Scott Coxon (born 10 October 1973) is a former professional rugby league footballer who played professionally in the National Rugby League competition. His position of preference was in the Second Row.

==Playing career==
A Newcastle junior, Coxon played for the Knights' President's Cup and reserve grade sides but could not break into the first grade side. Seeking first grade opportunities, Coxon moved to the Western Suburbs Magpies in 1998.

Over the next two years Coxon ended up making 39 first grade appearances in the National Rugby League.

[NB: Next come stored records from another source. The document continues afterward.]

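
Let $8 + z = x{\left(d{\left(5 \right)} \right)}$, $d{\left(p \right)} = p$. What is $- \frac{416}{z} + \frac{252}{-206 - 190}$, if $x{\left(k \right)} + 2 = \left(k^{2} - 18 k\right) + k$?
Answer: $\frac{2043}{385} \approx 5.3065$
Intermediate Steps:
$x{\left(k \right)} = -2 + k^{2} - 17 k$ ($x{\left(k \right)} = -2 + \left(\left(k^{2} - 18 k\right) + k\right) = -2 + \left(k^{2} - 17 k\right) = -2 + k^{2} - 17 k$)
$z = -70$ ($z = -8 - \left(87 - 25\right) = -8 - 62 = -70$)
$- \frac{416}{z} + \frac{252}{-206 - 190} = - \frac{416}{-70} + \frac{252}{-206 - 190} = \left(-416\right) \left(- \frac{1}{70}\right) + \frac{252}{-206 - 190} = \frac{208}{35} + \frac{252}{-396} = \frac{208}{35} + 252 \left(- \frac{1}{396}\right) = \frac{208}{35} - \frac{7}{11} = \frac{2043}{385}$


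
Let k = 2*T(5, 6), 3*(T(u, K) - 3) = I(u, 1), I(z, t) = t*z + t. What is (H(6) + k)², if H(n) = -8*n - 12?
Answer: 2500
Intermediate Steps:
I(z, t) = t + t*z
T(u, K) = 10/3 + u/3 (T(u, K) = 3 + (1*(1 + u))/3 = 3 + (1 + u)/3 = 3 + (⅓ + u/3) = 10/3 + u/3)
H(n) = -12 - 8*n
k = 10 (k = 2*(10/3 + (⅓)*5) = 2*(10/3 + 5/3) = 2*5 = 10)
(H(6) + k)² = ((-12 - 8*6) + 10)² = ((-12 - 48) + 10)² = (-60 + 10)² = (-50)² = 2500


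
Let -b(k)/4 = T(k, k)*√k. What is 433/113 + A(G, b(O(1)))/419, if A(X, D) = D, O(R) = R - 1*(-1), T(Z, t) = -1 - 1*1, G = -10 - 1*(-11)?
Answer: 433/113 + 8*√2/419 ≈ 3.8589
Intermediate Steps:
G = 1 (G = -10 + 11 = 1)
T(Z, t) = -2 (T(Z, t) = -1 - 1 = -2)
O(R) = 1 + R (O(R) = R + 1 = 1 + R)
b(k) = 8*√k (b(k) = -(-8)*√k = 8*√k)
433/113 + A(G, b(O(1)))/419 = 433/113 + (8*√(1 + 1))/419 = 433*(1/113) + (8*√2)*(1/419) = 433/113 + 8*√2/419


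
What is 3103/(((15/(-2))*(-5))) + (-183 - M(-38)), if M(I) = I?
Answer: -4669/75 ≈ -62.253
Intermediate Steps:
3103/(((15/(-2))*(-5))) + (-183 - M(-38)) = 3103/(((15/(-2))*(-5))) + (-183 - 1*(-38)) = 3103/((-1/2*15*(-5))) + (-183 + 38) = 3103/((-15/2*(-5))) - 145 = 3103/(75/2) - 145 = 3103*(2/75) - 145 = 6206/75 - 145 = -4669/75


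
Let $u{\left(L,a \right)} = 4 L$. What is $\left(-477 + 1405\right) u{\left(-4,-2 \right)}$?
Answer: $-14848$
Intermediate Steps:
$\left(-477 + 1405\right) u{\left(-4,-2 \right)} = \left(-477 + 1405\right) 4 \left(-4\right) = 928 \left(-16\right) = -14848$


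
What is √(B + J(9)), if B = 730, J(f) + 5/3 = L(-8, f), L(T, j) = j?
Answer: 2*√1659/3 ≈ 27.154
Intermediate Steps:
J(f) = -5/3 + f
√(B + J(9)) = √(730 + (-5/3 + 9)) = √(730 + 22/3) = √(2212/3) = 2*√1659/3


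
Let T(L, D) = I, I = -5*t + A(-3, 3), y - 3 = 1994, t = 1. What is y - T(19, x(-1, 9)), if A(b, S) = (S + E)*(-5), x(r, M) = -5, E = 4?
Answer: 2037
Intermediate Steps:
y = 1997 (y = 3 + 1994 = 1997)
A(b, S) = -20 - 5*S (A(b, S) = (S + 4)*(-5) = (4 + S)*(-5) = -20 - 5*S)
I = -40 (I = -5*1 + (-20 - 5*3) = -5 + (-20 - 15) = -5 - 35 = -40)
T(L, D) = -40
y - T(19, x(-1, 9)) = 1997 - 1*(-40) = 1997 + 40 = 2037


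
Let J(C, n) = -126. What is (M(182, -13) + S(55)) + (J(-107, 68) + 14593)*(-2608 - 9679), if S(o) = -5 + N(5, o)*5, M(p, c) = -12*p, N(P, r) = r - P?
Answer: -177757968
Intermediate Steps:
S(o) = -30 + 5*o (S(o) = -5 + (o - 1*5)*5 = -5 + (o - 5)*5 = -5 + (-5 + o)*5 = -5 + (-25 + 5*o) = -30 + 5*o)
(M(182, -13) + S(55)) + (J(-107, 68) + 14593)*(-2608 - 9679) = (-12*182 + (-30 + 5*55)) + (-126 + 14593)*(-2608 - 9679) = (-2184 + (-30 + 275)) + 14467*(-12287) = (-2184 + 245) - 177756029 = -1939 - 177756029 = -177757968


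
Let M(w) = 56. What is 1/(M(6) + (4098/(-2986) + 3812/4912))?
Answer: 1833404/101577281 ≈ 0.018049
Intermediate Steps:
1/(M(6) + (4098/(-2986) + 3812/4912)) = 1/(56 + (4098/(-2986) + 3812/4912)) = 1/(56 + (4098*(-1/2986) + 3812*(1/4912))) = 1/(56 + (-2049/1493 + 953/1228)) = 1/(56 - 1093343/1833404) = 1/(101577281/1833404) = 1833404/101577281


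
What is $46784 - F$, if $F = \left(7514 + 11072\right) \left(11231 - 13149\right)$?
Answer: $35694732$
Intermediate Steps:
$F = -35647948$ ($F = 18586 \left(-1918\right) = -35647948$)
$46784 - F = 46784 - -35647948 = 46784 + 35647948 = 35694732$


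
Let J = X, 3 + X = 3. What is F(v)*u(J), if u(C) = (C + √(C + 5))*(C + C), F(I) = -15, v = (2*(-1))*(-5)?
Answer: 0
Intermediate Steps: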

Coxon played in Wests final ever game as a first grade side which was a 60–16 loss against Auckland at Campbelltown Stadium. However, when the club merged with Balmain to form the Wests Tigers for the 2000 season, Coxon was not required for the new team.

Coxon then moved across the Tasman to join the Auckland Warriors for the 2000 season. Coxon played 12 games for the Warriors. When he was not selected for the first grade side he played in the Bartercard Cup for the Hibiscus Coast Raiders. The club was sold at the end of the year and he was not re-signed by the new owners for the 2001 season. Instead, Coxon moved back to Newcastle, where he spent 2001 playing for the Knights' First Division side.